Trump is now attacking DeSantis a lot, which is a challenge the governor hasn’t faced before. At the moment, DeSantis’s strategy seems to be to stay above the fray and not mention Trump by name. But that obviously seems untenable over the long run.
He is following a Brian Kemp strategy that was very effective in Georgia, where Kemp said, “Listen, I am not mad at Donald Trump. Donald Trump may be mad at me, but I’m not mad at him.” And Kemp never responded. Kemp was viciously attacked by Trump, who said he was a RINO, a guy not the least bit interested in fraud. Trump ripped him a new one. Trump recruited a former senator to run against him in a primary, for God’s sake.
Of course, the difference is they weren’t running against each other, Trump versus Kemp.
Exactly. That’s the difference. DeSantis’s strategy bears some resemblance to Brian Kemp’s strategy, who was very effective when he was running for reelection for an office he already held in a state where he was well known and well liked.
Do you think there’s any room in this race for anyone other than these two candidates? It looks like it’s going to be a smaller field than it was in ’16, so perhaps not quite as hard to stand out.
It depends on how well DeSantis does. If he goes out and knocks it out of the park in the first few primaries, the answer is no. On the other hand, if he gets tied around the axle on Ukraine or a few other issues like that, it opens the door for somebody else to come along and capture the hearts of those Maybe Trump voters.
I’m having trouble imagining Mike Pompeo gaining any traction, but I guess there’s a universe where that happens.
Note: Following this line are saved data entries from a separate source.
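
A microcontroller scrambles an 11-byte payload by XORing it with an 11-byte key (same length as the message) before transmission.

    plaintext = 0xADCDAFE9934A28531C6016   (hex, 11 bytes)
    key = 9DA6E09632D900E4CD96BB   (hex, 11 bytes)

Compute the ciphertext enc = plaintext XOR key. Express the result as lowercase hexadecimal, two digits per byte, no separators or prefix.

XOR is its own inverse, so applying the key byte-wise gives the result directly.
ad ^ 9d = 30
cd ^ a6 = 6b
af ^ e0 = 4f
e9 ^ 96 = 7f
93 ^ 32 = a1
4a ^ d9 = 93
28 ^ 00 = 28
53 ^ e4 = b7
1c ^ cd = d1
60 ^ 96 = f6
16 ^ bb = ad

306b4f7fa19328b7d1f6ad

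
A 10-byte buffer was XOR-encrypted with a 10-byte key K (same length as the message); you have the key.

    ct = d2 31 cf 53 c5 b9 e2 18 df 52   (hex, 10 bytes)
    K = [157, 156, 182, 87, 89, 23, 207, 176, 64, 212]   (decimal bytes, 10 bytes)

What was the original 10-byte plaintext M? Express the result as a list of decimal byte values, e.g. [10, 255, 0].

[79, 173, 121, 4, 156, 174, 45, 168, 159, 134]

XOR is its own inverse, so applying the key byte-wise gives the result directly.
210 XOR 157 =  79
 49 XOR 156 = 173
207 XOR 182 = 121
 83 XOR  87 =   4
197 XOR  89 = 156
185 XOR  23 = 174
226 XOR 207 =  45
 24 XOR 176 = 168
223 XOR  64 = 159
 82 XOR 212 = 134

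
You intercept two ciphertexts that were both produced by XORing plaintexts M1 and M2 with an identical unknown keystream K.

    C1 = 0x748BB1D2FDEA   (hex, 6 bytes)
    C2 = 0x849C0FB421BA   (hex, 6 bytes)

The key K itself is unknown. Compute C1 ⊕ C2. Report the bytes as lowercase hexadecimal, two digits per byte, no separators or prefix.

f017be66dc50

C1 ⊕ C2 = (M1 ⊕ K) ⊕ (M2 ⊕ K) = M1 ⊕ M2 — the shared key cancels under XOR.
01110100 ⊕ 10000100 = 11110000
10001011 ⊕ 10011100 = 00010111
10110001 ⊕ 00001111 = 10111110
11010010 ⊕ 10110100 = 01100110
11111101 ⊕ 00100001 = 11011100
11101010 ⊕ 10111010 = 01010000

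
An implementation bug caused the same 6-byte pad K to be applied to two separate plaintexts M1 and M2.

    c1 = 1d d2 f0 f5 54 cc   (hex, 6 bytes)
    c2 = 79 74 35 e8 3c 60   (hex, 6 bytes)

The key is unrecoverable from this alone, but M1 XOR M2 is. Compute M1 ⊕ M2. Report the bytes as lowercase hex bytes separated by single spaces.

c1 ⊕ c2 = (M1 ⊕ K) ⊕ (M2 ⊕ K) = M1 ⊕ M2 — the shared key cancels under XOR.
byte 0:  29 ^ 121 = 100
byte 1: 210 ^ 116 = 166
byte 2: 240 ^  53 = 197
byte 3: 245 ^ 232 =  29
byte 4:  84 ^  60 = 104
byte 5: 204 ^  96 = 172

64 a6 c5 1d 68 ac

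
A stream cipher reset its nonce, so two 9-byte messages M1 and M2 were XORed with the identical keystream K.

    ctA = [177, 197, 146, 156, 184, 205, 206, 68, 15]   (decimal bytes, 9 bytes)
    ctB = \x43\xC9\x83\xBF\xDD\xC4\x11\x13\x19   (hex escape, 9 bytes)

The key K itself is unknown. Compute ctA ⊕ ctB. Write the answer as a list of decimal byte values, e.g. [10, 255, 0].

ctA ⊕ ctB = (M1 ⊕ K) ⊕ (M2 ⊕ K) = M1 ⊕ M2 — the shared key cancels under XOR.
b1 xor 43 = f2
c5 xor c9 = 0c
92 xor 83 = 11
9c xor bf = 23
b8 xor dd = 65
cd xor c4 = 09
ce xor 11 = df
44 xor 13 = 57
0f xor 19 = 16

[242, 12, 17, 35, 101, 9, 223, 87, 22]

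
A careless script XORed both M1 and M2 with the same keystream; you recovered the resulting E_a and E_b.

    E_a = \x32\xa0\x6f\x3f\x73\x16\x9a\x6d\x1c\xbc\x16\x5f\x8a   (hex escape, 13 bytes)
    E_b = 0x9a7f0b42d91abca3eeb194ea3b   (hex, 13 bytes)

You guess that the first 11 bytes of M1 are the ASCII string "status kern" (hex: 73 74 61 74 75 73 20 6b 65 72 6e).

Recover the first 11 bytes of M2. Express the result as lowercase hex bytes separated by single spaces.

db ab 05 09 df 7f 06 a5 97 7f ec

First, E_a ⊕ E_b = (M1 ⊕ K) ⊕ (M2 ⊕ K) = M1 ⊕ M2, so the key drops out. Then M2 = (M1 ⊕ M2) ⊕ M1 over the first 11 bytes.
byte 0: (32 xor 9a) xor 73 = a8 xor 73 = db
byte 1: (a0 xor 7f) xor 74 = df xor 74 = ab
byte 2: (6f xor 0b) xor 61 = 64 xor 61 = 05
byte 3: (3f xor 42) xor 74 = 7d xor 74 = 09
byte 4: (73 xor d9) xor 75 = aa xor 75 = df
byte 5: (16 xor 1a) xor 73 = 0c xor 73 = 7f
byte 6: (9a xor bc) xor 20 = 26 xor 20 = 06
byte 7: (6d xor a3) xor 6b = ce xor 6b = a5
byte 8: (1c xor ee) xor 65 = f2 xor 65 = 97
byte 9: (bc xor b1) xor 72 = 0d xor 72 = 7f
byte 10: (16 xor 94) xor 6e = 82 xor 6e = ec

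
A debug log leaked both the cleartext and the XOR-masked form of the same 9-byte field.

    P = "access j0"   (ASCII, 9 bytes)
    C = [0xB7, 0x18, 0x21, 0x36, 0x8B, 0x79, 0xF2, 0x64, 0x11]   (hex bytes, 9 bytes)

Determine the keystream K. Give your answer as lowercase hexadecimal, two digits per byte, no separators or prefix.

d67b4253f80ad20e21

Since C = P ⊕ K, XORing both sides with P gives K = P ⊕ C.
01100001 ^ 10110111 = 11010110
01100011 ^ 00011000 = 01111011
01100011 ^ 00100001 = 01000010
01100101 ^ 00110110 = 01010011
01110011 ^ 10001011 = 11111000
01110011 ^ 01111001 = 00001010
00100000 ^ 11110010 = 11010010
01101010 ^ 01100100 = 00001110
00110000 ^ 00010001 = 00100001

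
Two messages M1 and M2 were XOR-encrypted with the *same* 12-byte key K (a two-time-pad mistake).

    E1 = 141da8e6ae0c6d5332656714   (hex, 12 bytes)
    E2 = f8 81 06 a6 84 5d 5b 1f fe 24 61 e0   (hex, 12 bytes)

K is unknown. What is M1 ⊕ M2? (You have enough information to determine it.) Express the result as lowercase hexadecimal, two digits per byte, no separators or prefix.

ec9cae402a51364ccc4106f4

E1 ⊕ E2 = (M1 ⊕ K) ⊕ (M2 ⊕ K) = M1 ⊕ M2 — the shared key cancels under XOR.
14 xor f8 = ec
1d xor 81 = 9c
a8 xor 06 = ae
e6 xor a6 = 40
ae xor 84 = 2a
0c xor 5d = 51
6d xor 5b = 36
53 xor 1f = 4c
32 xor fe = cc
65 xor 24 = 41
67 xor 61 = 06
14 xor e0 = f4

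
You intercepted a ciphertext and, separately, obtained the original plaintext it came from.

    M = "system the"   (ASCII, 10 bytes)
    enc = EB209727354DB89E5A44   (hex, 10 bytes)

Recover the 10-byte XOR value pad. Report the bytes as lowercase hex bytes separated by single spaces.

Since enc = M ⊕ pad, XORing both sides with M gives pad = M ⊕ enc.
73 xor eb = 98
79 xor 20 = 59
73 xor 97 = e4
74 xor 27 = 53
65 xor 35 = 50
6d xor 4d = 20
20 xor b8 = 98
74 xor 9e = ea
68 xor 5a = 32
65 xor 44 = 21

98 59 e4 53 50 20 98 ea 32 21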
Nikki Haley has a lot to sell. She is an attractive candidate with a good record as governor, very popular in South Carolina. Tim Scott’s an attractive candidate, too. I don’t know that there’s room for both of them on the same track, from one state, but they’re both popular politicians and very, very popular in South Carolina, which happens to be the third primary.
Trump has really lost a lot of institutional support, especially since the midterms, but even before that. A lot of elected officials in the party speak out against him consistently in a way they did not when he was president, and Fox News is like the DeSantis Channel now. But this is a far cry from 2016, when he really had no institutional support. Does any of this matter for a guy who’s proven he can win running against the Establishment in a crowded field, even if it’s less crowded than ’16?
Sure, you’re talking about a guy who’s got an iron lock on a third of the electorate, and there are winner-take-all primaries. He can do it.
One thing that matters a lot is how long people stay in after they have no chance of winning. In 2016, Jeb Bush, John Kasich, they all hung around well after it was obvious that they couldn’t win. On the Democratic side, after South Carolina, Buttigieg and Klobuchar dropped out and endorsed Biden, almost the next day. So that’s what really matters, is how long these people stay in, not how many candidates the race starts out with.
This interview has been edited for length and clarity.